10 Tahun Kebijakan Fiskal Bebani Rakyat, Penurunan PPN Bisa Jadi Pemulihan Konsumsi Rakyat
Arah kebijakan perpajakan nasional perlu melakukan koreksi mendasar agar lebih berpihak pada konsumsi masyarakat. Langkah penurunan Pajak Pertambahan Nilai (PPN) merupakan bentuk koreksi moral fiskal setelah satu dekade kebijakan yang cenderung membebani rakyat kecil.
“Kita sudah terlalu lama hidup dalam arus yang salah. Kenaikan PPN bersamaan dengan penurunan PPh Badan memang tampak pro-pertumbuhan di atas kertas, tetapi efek riilnya justru memperlambat sirkulasi uang di lapisan bawah. Perusahaan besar menimbun kas, konsumsi masyarakat melemah, dan daya beli terus menurun,” ujar Kepala Ekonom Trimegah Sekuritas Indonesia Fakhrul Fulvian dalam keterangannya, dilansir InfoPublik, Jumat (31/10/2025).

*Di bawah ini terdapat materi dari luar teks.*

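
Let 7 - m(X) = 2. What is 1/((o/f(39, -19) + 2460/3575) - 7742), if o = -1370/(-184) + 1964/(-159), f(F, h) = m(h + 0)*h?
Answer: -198721380/1538353917877 ≈ -0.00012918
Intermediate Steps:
m(X) = 5 (m(X) = 7 - 1*2 = 7 - 2 = 5)
f(F, h) = 5*h
o = -71773/14628 (o = -1370*(-1/184) + 1964*(-1/159) = 685/92 - 1964/159 = -71773/14628 ≈ -4.9065)
1/((o/f(39, -19) + 2460/3575) - 7742) = 1/((-71773/(14628*(5*(-19))) + 2460/3575) - 7742) = 1/((-71773/14628/(-95) + 2460*(1/3575)) - 7742) = 1/((-71773/14628*(-1/95) + 492/715) - 7742) = 1/((71773/1389660 + 492/715) - 7742) = 1/(147006083/198721380 - 7742) = 1/(-1538353917877/198721380) = -198721380/1538353917877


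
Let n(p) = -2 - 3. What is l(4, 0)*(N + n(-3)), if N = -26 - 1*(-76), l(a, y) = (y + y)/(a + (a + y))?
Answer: 0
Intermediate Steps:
n(p) = -5
l(a, y) = 2*y/(y + 2*a) (l(a, y) = (2*y)/(y + 2*a) = 2*y/(y + 2*a))
N = 50 (N = -26 + 76 = 50)
l(4, 0)*(N + n(-3)) = (2*0/(0 + 2*4))*(50 - 5) = (2*0/(0 + 8))*45 = (2*0/8)*45 = (2*0*(⅛))*45 = 0*45 = 0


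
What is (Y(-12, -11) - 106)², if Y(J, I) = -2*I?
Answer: 7056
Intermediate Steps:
(Y(-12, -11) - 106)² = (-2*(-11) - 106)² = (22 - 106)² = (-84)² = 7056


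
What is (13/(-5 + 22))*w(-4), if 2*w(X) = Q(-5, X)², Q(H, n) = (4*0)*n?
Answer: 0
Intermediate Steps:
Q(H, n) = 0 (Q(H, n) = 0*n = 0)
w(X) = 0 (w(X) = (½)*0² = (½)*0 = 0)
(13/(-5 + 22))*w(-4) = (13/(-5 + 22))*0 = (13/17)*0 = 0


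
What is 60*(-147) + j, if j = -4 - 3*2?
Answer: -8830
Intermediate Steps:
j = -10 (j = -4 - 6 = -10)
60*(-147) + j = 60*(-147) - 10 = -8820 - 10 = -8830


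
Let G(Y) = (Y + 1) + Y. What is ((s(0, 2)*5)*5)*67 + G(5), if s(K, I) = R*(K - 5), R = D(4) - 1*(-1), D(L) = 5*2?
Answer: -92114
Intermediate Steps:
D(L) = 10
R = 11 (R = 10 - 1*(-1) = 10 + 1 = 11)
s(K, I) = -55 + 11*K (s(K, I) = 11*(K - 5) = 11*(-5 + K) = -55 + 11*K)
G(Y) = 1 + 2*Y (G(Y) = (1 + Y) + Y = 1 + 2*Y)
((s(0, 2)*5)*5)*67 + G(5) = (((-55 + 11*0)*5)*5)*67 + (1 + 2*5) = (((-55 + 0)*5)*5)*67 + (1 + 10) = (-55*5*5)*67 + 11 = -275*5*67 + 11 = -1375*67 + 11 = -92125 + 11 = -92114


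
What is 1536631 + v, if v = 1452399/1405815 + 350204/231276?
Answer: 41633968057186627/27094272495 ≈ 1.5366e+6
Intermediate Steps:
v = 69018922282/27094272495 (v = 1452399*(1/1405815) + 350204*(1/231276) = 484133/468605 + 87551/57819 = 69018922282/27094272495 ≈ 2.5474)
1536631 + v = 1536631 + 69018922282/27094272495 = 41633968057186627/27094272495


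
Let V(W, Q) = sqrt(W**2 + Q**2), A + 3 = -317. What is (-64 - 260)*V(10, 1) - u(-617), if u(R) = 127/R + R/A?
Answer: -340049/197440 - 324*sqrt(101) ≈ -3257.9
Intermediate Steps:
A = -320 (A = -3 - 317 = -320)
V(W, Q) = sqrt(Q**2 + W**2)
u(R) = 127/R - R/320 (u(R) = 127/R + R/(-320) = 127/R + R*(-1/320) = 127/R - R/320)
(-64 - 260)*V(10, 1) - u(-617) = (-64 - 260)*sqrt(1**2 + 10**2) - (127/(-617) - 1/320*(-617)) = -324*sqrt(1 + 100) - (127*(-1/617) + 617/320) = -324*sqrt(101) - (-127/617 + 617/320) = -324*sqrt(101) - 1*340049/197440 = -324*sqrt(101) - 340049/197440 = -340049/197440 - 324*sqrt(101)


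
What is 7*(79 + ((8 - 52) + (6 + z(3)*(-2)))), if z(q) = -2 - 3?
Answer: 357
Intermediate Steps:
z(q) = -5
7*(79 + ((8 - 52) + (6 + z(3)*(-2)))) = 7*(79 + ((8 - 52) + (6 - 5*(-2)))) = 7*(79 + (-44 + (6 + 10))) = 7*(79 + (-44 + 16)) = 7*(79 - 28) = 7*51 = 357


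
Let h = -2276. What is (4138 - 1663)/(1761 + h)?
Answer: -495/103 ≈ -4.8058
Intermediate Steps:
(4138 - 1663)/(1761 + h) = (4138 - 1663)/(1761 - 2276) = 2475/(-515) = 2475*(-1/515) = -495/103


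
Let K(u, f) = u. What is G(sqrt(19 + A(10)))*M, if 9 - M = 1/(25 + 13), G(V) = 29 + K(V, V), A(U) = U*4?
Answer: 9889/38 + 341*sqrt(59)/38 ≈ 329.17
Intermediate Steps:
A(U) = 4*U
G(V) = 29 + V
M = 341/38 (M = 9 - 1/(25 + 13) = 9 - 1/38 = 341/38 ≈ 8.9737)
G(sqrt(19 + A(10)))*M = (29 + sqrt(19 + 4*10))*(341/38) = (29 + sqrt(19 + 40))*(341/38) = (29 + sqrt(59))*(341/38) = 9889/38 + 341*sqrt(59)/38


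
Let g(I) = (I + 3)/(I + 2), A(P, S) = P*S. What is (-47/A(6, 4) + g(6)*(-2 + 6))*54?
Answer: 549/4 ≈ 137.25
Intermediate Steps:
g(I) = (3 + I)/(2 + I)
(-47/A(6, 4) + g(6)*(-2 + 6))*54 = (-47/(6*4) + ((3 + 6)/(2 + 6))*(-2 + 6))*54 = (-47/24 + (9/8)*4)*54 = (-47/24 + 9/2)*54 = (61/24)*54 = 549/4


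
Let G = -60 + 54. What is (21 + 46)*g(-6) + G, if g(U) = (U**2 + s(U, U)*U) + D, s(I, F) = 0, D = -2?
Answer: 2272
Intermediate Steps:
G = -6
g(U) = -2 + U**2 (g(U) = (U**2 + 0*U) - 2 = (U**2 + 0) - 2 = U**2 - 2 = -2 + U**2)
(21 + 46)*g(-6) + G = (21 + 46)*(-2 + (-6)**2) - 6 = 67*(-2 + 36) - 6 = 67*34 - 6 = 2278 - 6 = 2272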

Fakhrul mendukung langkah pemerintah untuk mengkaji penurunan tarif PPN mulai tahun 2026. Menurutnya, kebijakan ini bukan sekadar keputusan teknis, tetapi penanda perubahan arah kebijakan ekonomi nasional yang lebih pro-rakyat.
Baca Juga: Inflasi Indonesia Terendah Keempat di Antara Negara-Negara G20
“Cukup turunkan PPN satu persen lebih dulu. Langkah kecil tapi konsisten ini bisa menjadi sinyal bahwa negara ingin mengembalikan napas konsumsi rakyat—fondasi sejati pertumbuhan ekonomi Indonesia,” jelasnya.
Namun, ia mengingatkan agar penurunan tarif PPN dibarengi dengan penundaan sementara penurunan PPh Badan, guna menjaga ruang fiskal dan kredibilitas anggaran negara.
Kebijakan Salah Arah
Baca Juga: Bank Dunia Apresiasi Kebijakan Fiskal Indonesia di Masa Pandemi Covid-19
Lebih jauh, Fakhrul mengkritisi kombinasi kebijakan kenaikan PPN dan penurunan PPh Badan dalam Undang-Undang Harmonisasi Perpajakan beberapa tahun lalu yang dinilai melemahkan keadilan fiskal dan distribusi pendapatan nasional.
“Itu kebijakan yang salah arah,” tegasnya. “Kita menurunkan pajak bagi yang paling kuat, sementara menaikkan beban bagi rakyat paling rentan. Akibatnya, uang menumpuk di korporasi yang menikmati penurunan PPh, sedangkan kenaikan PPN justru mematikan daya beli masyarakat. Sekarang sudah saatnya kita balik arah.”
Ini Tiga Langkah Korektif
Untuk menjaga penerimaan negara tanpa menambah beban rakyat, Fakhrul menyarankan tiga langkah korektif: Pertama, menertibkan miss-invoicing dalam perdagangan internasional, Kedua, melakukan reformasi cukai rokok dan produk turunan tembakau, dan Ketiga, mengintegrasikan sistem data lintas kementerian untuk menekan kebocoran fiskal.
Menurut Fakhrul, reformasi perpajakan sejati tidak terletak pada besar kecilnya tarif, melainkan pada kepercayaan fiskal antara negara dan rakyat. “Kementerian Keuangan di bawah Pak Purbaya harus membangun ulang arsitektur kepercayaan publik. Rakyat tidak keberatan membayar pajak jika yakin uangnya digunakan dengan benar. Tapi selama yang patuh terus ditagih dan yang bermain bebas dari sanksi, kepercayaan fiskal akan runtuh,” ucapnya.
Ia menegaskan, penurunan PPN satu persen akan menjadi simbol moral bagi pemerintah untuk menegakkan keadilan fiskal dan menghidupkan kembali keyakinan publik bahwa ekonomi tumbuh dari bawah ke atas.
“Menurunkan PPN bukan hanya soal fiskal, tapi soal moral. Namun tentang mengembalikan rasa adil di antara pembayar pajak, serta membangun keyakinan bahwa negara hadir untuk memperkuat rakyatnya,” paparnya.
Menurutnya, penerimaan negara yang sehat bukanlah yang sekadar menambah angka, tetapi yang mencerminkan rasa manfaat dan kehadiran nyata negara dalam kehidupan masyarakat.